Abstract 10820: Different Pathophysiology of Clinical Events in Cardiac Sarcoidosis: Insights From Cardiac Magnetic Resonance Analysis
Background: In patients with sarcoidosis, cardiac involvements are closely associated with the patients’ prognosis. Different cardiac events may happen, however it remains unclear what factors affect the onset in cardiac sarcoidosis (CS). Delayed-enhancement cardiac magnetic resonance (DE-CMR) is a valuable test to detect myocardial damage and recent data suggest that DE-CMR is more sensitive than the clinical diagnostic criteria for detecting CS. Therefore, we sought to examine the pathophysiological characteristics of clinical cardiac events in CS patients using DE-CMR.
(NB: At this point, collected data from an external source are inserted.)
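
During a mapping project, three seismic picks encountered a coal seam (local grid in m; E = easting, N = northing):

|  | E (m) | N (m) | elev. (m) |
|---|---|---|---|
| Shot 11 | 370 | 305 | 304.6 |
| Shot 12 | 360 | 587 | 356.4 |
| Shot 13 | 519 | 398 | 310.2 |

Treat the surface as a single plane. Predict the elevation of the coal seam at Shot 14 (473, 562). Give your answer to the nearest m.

Let the plane be z = a·E + b·N + c.
Shot 12−Shot 11: −10a + 282b = 51.8;  Shot 13−Shot 11: 149a + 93b = 5.6.
Solving gives a = −0.07540, b = 0.18101.
Then c = 304.6 − a·370 − b·305 = 277.29.
At (473, 562): z = −35.7 + 101.7 + 277.29 = 343.4 m.

343 m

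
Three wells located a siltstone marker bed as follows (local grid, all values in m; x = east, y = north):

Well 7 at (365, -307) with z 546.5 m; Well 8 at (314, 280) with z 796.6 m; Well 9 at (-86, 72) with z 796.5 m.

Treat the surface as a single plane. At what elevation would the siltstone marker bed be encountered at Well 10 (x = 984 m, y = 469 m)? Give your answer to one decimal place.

731.8 m

Two edge vectors: Well 7→Well 8 = (-51, 587, 250.1), Well 7→Well 9 = (-451, 379, 250).
Normal n = (Well 7→Well 8) × (Well 7→Well 9) = (51962.1, -100045.1, 245408).
So ∂z/∂x = −n_x/n_z = −0.21174 and ∂z/∂y = −n_y/n_z = 0.40767.
Intercept c from Well 7: 546.5 + 77.28 + 125.15 = 748.94.
At (984, 469): z = −208.3 + 191.2 + 748.94 = 731.8 m.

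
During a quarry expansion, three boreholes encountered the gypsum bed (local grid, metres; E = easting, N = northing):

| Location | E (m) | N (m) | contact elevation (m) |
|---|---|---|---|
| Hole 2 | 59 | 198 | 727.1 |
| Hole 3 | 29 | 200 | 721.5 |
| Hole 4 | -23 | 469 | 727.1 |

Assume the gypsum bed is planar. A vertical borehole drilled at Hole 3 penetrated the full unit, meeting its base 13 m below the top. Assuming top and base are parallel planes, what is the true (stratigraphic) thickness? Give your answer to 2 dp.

12.75 m

Let the plane be z = a·E + b·N + c.
Hole 3−Hole 2: −30a + 2b = −5.6;  Hole 4−Hole 2: −82a + 271b = 0.
Solving gives a = 0.19051, b = 0.05764.
|∇z| = √(a²+b²) = 0.19904, so dip δ = arctan(0.19904) = 11.26°.
True thickness = vertical thickness × cos δ = 13 × cos 11.26° = 12.75 m.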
Methods: Forty consecutive CS patients underwent CMR (cine, T2, and DE imaging). LV mass and % area of DE was calculated and the distribution/pattern was analyzed using 17 segment model. According to the mural location of DE; mid-wall, epicardial, or transmural, the DE pattern was classified into three groups; A; DE existing only at one location, B; DE at any two locations, C; DE at all locations.
Results: Patients were predominantly middle-aged (62±13years) and female (77%) and had reduced left ventricular (LV) ejection fraction (EF; mean, 48±14%). Myocardial damage was detected in 92% of the patients by DE imaging and most frequently observed in basal septal myocardium. % DE (% fibrosis area) was negatively correlated with LVEF (p<0.001) and positively with BNP (p=0.008), but not associated with LV mass (p=0.117). Group B and C showed the significantly decreased LVEF and increased %fibrosis area. In addition, all patients in group C had clinical cardiac events. In patients with heart failure (HF; n=17), reduced EF, increased LV mass and %fibrosis area were associated with the incidence (p<0.05 in all). In contrast, high grade atrio-ventricular block (AVB; n=10) was associated with only increased %fibrosis area (p=0.004). Ventricular tachycardia (VT; n=8) was related with LV mass (p=0.009).
Conclusions: Along with the development of myocardial fibrosis/damage, cardiac dysfunction and different clinical events such as HF, AVB, VT occur in CS. CMR may be a useful tool for characterizing of respective cardiac events by detecting myocardial damage and dysfunction in CS patients.
- © 2013 by American Heart Association, Inc.